I’m sure there will come a time in the not-too-distant-future when I come up for air. When I get a Georgia driver’s license, and a car, and start exploring the southeastern coast and the world outside of graduate school. My sanity demands it. But for the moment, most of my time in Savannah is confined to Starland, the quirky midtown neighborhood where I live. Starland’s vibe is young and artsy, populated by enough hip eateries, cool watering holes, and fair-trade coffee houses that it feels like someone took Portland, Oregon, and plunked it down in the middle of the south.
If I have to be stuck without a car, there are worse places. I’m six blocks from Arnold Hall, SCAD’s writing building, where I have all of my classes. In Starland, I can walk to dinner, to coffee, to yoga class, to the local art store, and to a gas station/convenience mart that’s the closest thing I’ve found to a New York City bodega. I can go days without leaving this neighborhood, which, since most of my time is devoted to writing essays and reading large volumes of text, is pretty darn convenient. And though I haven’t seen all of Savannah, I feel pretty confident in saying that fate has already landed me in the most “Sarah” neighborhood in this city.
On the one hand, I wish I could have done the move differently. I wish it hadn’t been such a mad, crazy scramble to get out of New York and that I’d had more time to say goodbye to the people and places of that city. I wish I’d arrived in Savannah with a cushion of time to simply adjust, to do all the life stuff required to make a place feel like home, before entering into a rigorous graduate program that leaves little time for anything other than classes and homework.
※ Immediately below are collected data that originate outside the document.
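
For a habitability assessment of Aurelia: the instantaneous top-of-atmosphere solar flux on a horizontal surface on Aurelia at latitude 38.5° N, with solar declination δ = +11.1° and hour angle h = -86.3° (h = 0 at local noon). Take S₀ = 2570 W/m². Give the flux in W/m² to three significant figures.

cos θ_z = sin φ sin δ + cos φ cos δ cos h = 0.119848 + 0.049559 = 0.169407.
Flux = S₀ · cos θ_z = 2570 × 0.169407 = 435.4 W/m².

435 W/m²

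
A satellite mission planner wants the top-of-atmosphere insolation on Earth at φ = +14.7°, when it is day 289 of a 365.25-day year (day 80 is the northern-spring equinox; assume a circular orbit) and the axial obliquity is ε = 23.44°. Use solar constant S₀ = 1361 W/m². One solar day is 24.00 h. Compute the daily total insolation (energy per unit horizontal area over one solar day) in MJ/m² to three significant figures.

Solar longitude: λ_s = 360° × (289 − 80)/365.25 = 205.996°.
sin δ = sin 23.44° × sin 205.996° = -0.17435, so δ = -10.041°.
cos H₀ = −tan(+14.7°) tan(-10.041°) = 0.0465, H₀ = 1.5243 rad.
Bracket: H₀ sin φ sin δ + cos φ cos δ sin H₀ = 1.5243×0.25376×-0.17435 + 0.96727×0.98468×0.99892 = -0.067440 + 0.951423 = 0.883983.
Q̄ = (S₀/π) × [bracket] = (1361/π) × 0.883983 = 382.96 W/m².
Daily total = Q̄ × 24.00 h × 3600 s/h = 382.96 × 24.00 × 3600 / 10⁶ = 33.09 MJ/m².

33.1 MJ/m²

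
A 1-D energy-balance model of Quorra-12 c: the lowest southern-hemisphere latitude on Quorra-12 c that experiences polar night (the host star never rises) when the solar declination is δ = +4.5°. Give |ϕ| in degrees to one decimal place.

|ϕ| = 85.5°

Polar night requires cos h₀ = −tan ϕ tan δ ≥ 1, i.e. tan ϕ tan δ ≤ −1.
The boundary is |tan ϕ| · |tan δ| = 1, so |ϕ| = 90° − |δ| = 90° − 4.5° = 85.5° in the southern hemisphere.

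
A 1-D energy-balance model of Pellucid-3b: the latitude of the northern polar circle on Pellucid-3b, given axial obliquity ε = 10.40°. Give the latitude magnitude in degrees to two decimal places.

The polar circle is the lowest latitude that experiences at least one full rotation of continuous daylight at the northern-summer solstice; it lies at |φ| = 90° − ε = 90° − 10.40° = 79.60°.

79.60°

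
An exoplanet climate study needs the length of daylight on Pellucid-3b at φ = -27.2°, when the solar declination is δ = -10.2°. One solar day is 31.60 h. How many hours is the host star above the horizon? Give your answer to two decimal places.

cos H₀ = −tan φ · tan δ = −tan(-27.2°) × tan(-10.200°) = -0.0925, so H₀ = 1.6634 rad = 95.31°.
Daylight = 2H₀/(2π) × 31.60 h = (1.6634/π) × 31.60 = 16.73 h.

16.73 h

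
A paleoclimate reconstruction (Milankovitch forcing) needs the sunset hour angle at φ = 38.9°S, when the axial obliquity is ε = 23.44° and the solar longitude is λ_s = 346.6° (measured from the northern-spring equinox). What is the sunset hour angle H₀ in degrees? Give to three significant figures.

Solar declination: sin δ = sin ε · sin λ_s = sin 23.44° × sin 346.6° = -0.09219, so δ = -5.289°.
cos H₀ = −tan φ · tan δ = −tan(-38.9°) × tan(-5.289°) = -0.0747, so H₀ = 1.6456 rad = 94.28°.

H₀ = 94.3°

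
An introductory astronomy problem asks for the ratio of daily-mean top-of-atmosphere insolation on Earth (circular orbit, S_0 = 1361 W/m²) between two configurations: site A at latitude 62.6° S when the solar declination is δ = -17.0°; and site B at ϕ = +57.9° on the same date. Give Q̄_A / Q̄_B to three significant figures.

— Configuration A (ϕ=-62.6°):
cos h₀ = −tan(-62.6°) tan(-17.000°) = -0.5898, h₀ = 2.2016 rad.
Bracket: h₀ sin ϕ sin δ + cos ϕ cos δ sin h₀ = 2.2016×-0.88782×-0.29237 + 0.46020×0.95630×0.80754 = 0.571474 + 0.355390 = 0.926864.
Q̄ = (S_0/π) × [bracket] = (1361/π) × 0.926864 = 401.54 W/m².
— Configuration B (ϕ=+57.9°):
cos h₀ = −tan(+57.9°) tan(-17.000°) = 0.4874, h₀ = 1.0617 rad.
Bracket: h₀ sin ϕ sin δ + cos ϕ cos δ sin h₀ = 1.0617×0.84712×-0.29237 + 0.53140×0.95630×0.87319 = -0.262954 + 0.443736 = 0.180782.
Q̄ = (S_0/π) × [bracket] = (1361/π) × 0.180782 = 78.318 W/m².
Ratio Q̄_A / Q̄_B = 401.54 / 78.318 = 5.127.

Q̄_A / Q̄_B ≈ 5.13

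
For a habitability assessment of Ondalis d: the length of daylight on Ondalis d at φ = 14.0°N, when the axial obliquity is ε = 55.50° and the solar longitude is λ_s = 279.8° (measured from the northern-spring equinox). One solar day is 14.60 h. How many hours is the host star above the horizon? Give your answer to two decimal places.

Solar declination: sin δ = sin ε · sin λ_s = sin 55.50° × sin 279.8° = -0.81210, so δ = -54.302°.
cos H₀ = −tan φ · tan δ = −tan(+14.0°) × tan(-54.302°) = 0.3470, so H₀ = 1.2164 rad = 69.70°.
Daylight = 2H₀/(2π) × 14.60 h = (1.2164/π) × 14.60 = 5.65 h.

5.65 h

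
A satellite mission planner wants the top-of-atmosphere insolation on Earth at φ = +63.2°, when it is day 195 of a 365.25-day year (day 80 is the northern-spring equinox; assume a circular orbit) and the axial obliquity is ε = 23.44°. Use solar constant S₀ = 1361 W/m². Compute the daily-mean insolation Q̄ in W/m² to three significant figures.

Q̄ ≈ 462 W/m²

Solar longitude: λ_s = 360° × (195 − 80)/365.25 = 113.347°.
sin δ = sin 23.44° × sin 113.347° = 0.36522, so δ = +21.421°.
cos H₀ = −tan(+63.2°) tan(+21.421°) = -0.7767, H₀ = 2.4601 rad.
Bracket: H₀ sin φ sin δ + cos φ cos δ sin H₀ = 2.4601×0.89259×0.36522 + 0.45088×0.93092×0.62992 = 0.801972 + 0.264398 = 1.066370.
Q̄ = (S₀/π) × [bracket] = (1361/π) × 1.066370 = 462.0 W/m².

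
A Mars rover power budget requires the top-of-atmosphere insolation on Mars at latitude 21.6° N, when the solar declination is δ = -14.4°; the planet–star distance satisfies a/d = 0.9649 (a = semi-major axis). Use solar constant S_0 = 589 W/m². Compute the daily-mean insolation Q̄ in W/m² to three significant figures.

Q̄ ≈ 133 W/m²

cos h₀ = −tan(+21.6°) tan(-14.400°) = 0.1017, h₀ = 1.4690 rad.
Bracket: h₀ sin ϕ sin δ + cos ϕ cos δ sin h₀ = 1.4690×0.36812×-0.24869 + 0.92978×0.96858×0.99482 = -0.134484 + 0.895901 = 0.761417.
Inverse-square distance factor (a/d)² = 0.9649² = 0.931032.
Q̄ = (S_0/π) × 0.931032 × [bracket] = (589/π) × 0.931032 × 0.761417 = 132.9 W/m².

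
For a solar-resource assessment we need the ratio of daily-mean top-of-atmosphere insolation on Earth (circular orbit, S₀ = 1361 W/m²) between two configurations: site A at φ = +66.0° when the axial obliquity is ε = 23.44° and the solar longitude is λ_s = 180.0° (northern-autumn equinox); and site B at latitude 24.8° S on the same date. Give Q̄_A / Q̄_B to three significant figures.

Q̄_A / Q̄_B ≈ 0.448

— Configuration A (φ=+66.0°):
Solar declination: sin δ = sin ε · sin λ_s = sin 23.44° × sin 180.0° = 0.00000, so δ = +0.000°.
cos H₀ = −tan(+66.0°) tan(+0.000°) = -0.0000, H₀ = 1.5708 rad.
Bracket: H₀ sin φ sin δ + cos φ cos δ sin H₀ = 1.5708×0.91355×0.00000 + 0.40674×1.00000×1.00000 = 0.000000 + 0.406740 = 0.406740.
Q̄ = (S₀/π) × [bracket] = (1361/π) × 0.406740 = 176.21 W/m².
— Configuration B (φ=-24.8°):
cos H₀ = −tan(-24.8°) tan(+0.000°) = 0.0000, H₀ = 1.5708 rad.
Bracket: H₀ sin φ sin δ + cos φ cos δ sin H₀ = 1.5708×-0.41945×0.00000 + 0.90778×1.00000×1.00000 = -0.000000 + 0.907780 = 0.907780.
Q̄ = (S₀/π) × [bracket] = (1361/π) × 0.907780 = 393.27 W/m².
Ratio Q̄_A / Q̄_B = 176.21 / 393.27 = 0.4481.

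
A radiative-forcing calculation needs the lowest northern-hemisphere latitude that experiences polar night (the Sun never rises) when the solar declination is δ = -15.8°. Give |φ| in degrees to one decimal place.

Polar night requires cos H₀ = −tan φ tan δ ≥ 1, i.e. tan φ tan δ ≤ −1.
The boundary is |tan φ| · |tan δ| = 1, so |φ| = 90° − |δ| = 90° − 15.8° = 74.2° in the northern hemisphere.

|φ| = 74.2°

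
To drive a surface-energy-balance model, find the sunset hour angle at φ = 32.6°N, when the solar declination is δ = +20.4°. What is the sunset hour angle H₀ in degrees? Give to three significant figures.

H₀ = 104°

cos H₀ = −tan φ · tan δ = −tan(+32.6°) × tan(+20.400°) = -0.2378, so H₀ = 1.8109 rad = 103.76°.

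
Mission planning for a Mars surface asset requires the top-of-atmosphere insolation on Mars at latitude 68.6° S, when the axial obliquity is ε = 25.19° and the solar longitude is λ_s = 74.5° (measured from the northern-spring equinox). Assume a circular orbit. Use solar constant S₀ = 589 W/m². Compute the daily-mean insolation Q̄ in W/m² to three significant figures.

Q̄ ≈ 0.00 W/m²

Solar declination: sin δ = sin ε · sin λ_s = sin 25.19° × sin 74.5° = 0.41014, so δ = +24.214°.
cos H₀ = −tan(-68.6°) tan(+24.214°) = 1.1475 ≥ 1 ⇒ polar night, H₀ = 0 and Q̄ = 0.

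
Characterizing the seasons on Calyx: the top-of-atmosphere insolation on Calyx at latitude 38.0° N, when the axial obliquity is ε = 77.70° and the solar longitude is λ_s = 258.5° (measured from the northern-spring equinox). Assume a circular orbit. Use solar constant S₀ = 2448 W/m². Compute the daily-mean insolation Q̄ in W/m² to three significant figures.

Solar declination: sin δ = sin ε · sin λ_s = sin 77.70° × sin 258.5° = -0.95743, so δ = -73.222°.
cos H₀ = −tan(+38.0°) tan(-73.222°) = 2.5914 ≥ 1 ⇒ polar night, H₀ = 0 and Q̄ = 0.

Q̄ ≈ 0.00 W/m²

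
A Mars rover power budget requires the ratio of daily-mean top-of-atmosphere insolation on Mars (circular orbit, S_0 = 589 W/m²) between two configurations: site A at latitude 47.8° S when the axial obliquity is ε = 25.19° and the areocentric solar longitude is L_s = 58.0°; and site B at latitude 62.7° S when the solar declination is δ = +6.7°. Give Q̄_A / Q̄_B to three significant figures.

Q̄_A / Q̄_B ≈ 0.868

— Configuration A (ϕ=-47.8°):
sin δ = sin 25.19° × sin 58.0° = 0.36095, so δ = +21.158°.
cos h₀ = −tan(-47.8°) tan(+21.158°) = 0.4268, h₀ = 1.1298 rad.
Bracket: h₀ sin ϕ sin δ + cos ϕ cos δ sin h₀ = 1.1298×-0.74080×0.36095 + 0.67172×0.93259×0.90432 = -0.302099 + 0.566502 = 0.264403.
Q̄ = (S_0/π) × [bracket] = (589/π) × 0.264403 = 49.571 W/m².
— Configuration B (ϕ=-62.7°):
cos h₀ = −tan(-62.7°) tan(+6.700°) = 0.2276, h₀ = 1.3412 rad.
Bracket: h₀ sin ϕ sin δ + cos ϕ cos δ sin h₀ = 1.3412×-0.88862×0.11667 + 0.45865×0.99317×0.97375 = -0.139049 + 0.443560 = 0.304511.
Q̄ = (S_0/π) × [bracket] = (589/π) × 0.304511 = 57.091 W/m².
Ratio Q̄_A / Q̄_B = 49.571 / 57.091 = 0.8683.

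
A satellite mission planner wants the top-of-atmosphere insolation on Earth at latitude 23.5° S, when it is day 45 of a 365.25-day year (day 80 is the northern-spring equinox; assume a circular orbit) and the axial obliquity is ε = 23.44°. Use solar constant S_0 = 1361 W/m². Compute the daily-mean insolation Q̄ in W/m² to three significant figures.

Q̄ ≈ 450 W/m²

Solar longitude: L_s = 360° × (45 − 80)/365.25 = -34.497°, i.e. -34.497° + 360° = 325.503°.
sin δ = sin 23.44° × sin 325.503° = -0.22529, so δ = -13.020°.
cos h₀ = −tan(-23.5°) tan(-13.020°) = -0.1005, h₀ = 1.6715 rad.
Bracket: h₀ sin ϕ sin δ + cos ϕ cos δ sin h₀ = 1.6715×-0.39875×-0.22529 + 0.91706×0.97429×0.99493 = 0.150158 + 0.888952 = 1.039110.
Q̄ = (S_0/π) × [bracket] = (1361/π) × 1.039110 = 450.2 W/m².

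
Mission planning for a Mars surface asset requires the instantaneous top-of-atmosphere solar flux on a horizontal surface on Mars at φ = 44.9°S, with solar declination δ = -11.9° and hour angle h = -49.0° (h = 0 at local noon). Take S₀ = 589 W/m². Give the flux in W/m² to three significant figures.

cos θ_z = sin φ sin δ + cos φ cos δ cos h = 0.145554 + 0.454726 = 0.600280.
Flux = S₀ · cos θ_z = 589 × 0.600280 = 353.6 W/m².

354 W/m²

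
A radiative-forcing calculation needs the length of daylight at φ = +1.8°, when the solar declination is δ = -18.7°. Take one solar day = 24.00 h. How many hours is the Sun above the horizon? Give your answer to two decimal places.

cos H₀ = −tan φ · tan δ = −tan(+1.8°) × tan(-18.700°) = 0.0106, so H₀ = 1.5602 rad = 89.39°.
Daylight = 2H₀/(2π) × 24.00 h = (1.5602/π) × 24.00 = 11.92 h.

11.92 h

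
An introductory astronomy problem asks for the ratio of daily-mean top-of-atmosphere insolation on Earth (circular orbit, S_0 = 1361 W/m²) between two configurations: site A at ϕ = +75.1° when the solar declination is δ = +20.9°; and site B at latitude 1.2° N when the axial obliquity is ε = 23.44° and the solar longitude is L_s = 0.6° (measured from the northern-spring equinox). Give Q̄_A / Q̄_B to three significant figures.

Q̄_A / Q̄_B ≈ 1.08

— Configuration A (ϕ=+75.1°):
cos h₀ = −tan(+75.1°) tan(+20.900°) = -1.4351 ≤ −1 ⇒ polar day, h₀ = π.
Bracket: h₀ sin ϕ sin δ + cos ϕ cos δ sin h₀ = 3.1416×0.96638×0.35674 + 0.25713×0.93420×0.00000 = 1.083055 + 0.000000 = 1.083055.
Q̄ = (S_0/π) × [bracket] = (1361/π) × 1.083055 = 469.20 W/m².
— Configuration B (ϕ=+1.2°):
Solar declination: sin δ = sin ε · sin L_s = sin 23.44° × sin 0.6° = 0.00417, so δ = +0.239°.
cos h₀ = −tan(+1.2°) tan(+0.239°) = -0.0001, h₀ = 1.5709 rad.
Bracket: h₀ sin ϕ sin δ + cos ϕ cos δ sin h₀ = 1.5709×0.02094×0.00417 + 0.99978×0.99999×1.00000 = 0.000137 + 0.999770 = 0.999907.
Q̄ = (S_0/π) × [bracket] = (1361/π) × 0.999907 = 433.18 W/m².
Ratio Q̄_A / Q̄_B = 469.20 / 433.18 = 1.083.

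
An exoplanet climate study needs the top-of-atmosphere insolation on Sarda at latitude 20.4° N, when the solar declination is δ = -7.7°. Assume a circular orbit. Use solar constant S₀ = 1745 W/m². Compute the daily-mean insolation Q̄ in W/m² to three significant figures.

cos H₀ = −tan(+20.4°) tan(-7.700°) = 0.0503, H₀ = 1.5205 rad.
Bracket: H₀ sin φ sin δ + cos φ cos δ sin H₀ = 1.5205×0.34857×-0.13399 + 0.93728×0.99098×0.99874 = -0.071015 + 0.927655 = 0.856640.
Q̄ = (S₀/π) × [bracket] = (1745/π) × 0.856640 = 475.8 W/m².

Q̄ ≈ 476 W/m²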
But on the other hand, I think it’s probably best I didn’t have time to get “ready” for this, or to think about all the things I’d be giving up to become a full-time student. If I had, I would have found a million reasons not to do it.
There’s so much about life that’s hard right now. But there’s also something else: an unshakeable feeling that all I have is this moment. And in this moment, I’m where I’m supposed to be, and doing what I’m supposed to do.
And that, despite the train tracks running through my backyard, is a pretty good feeling.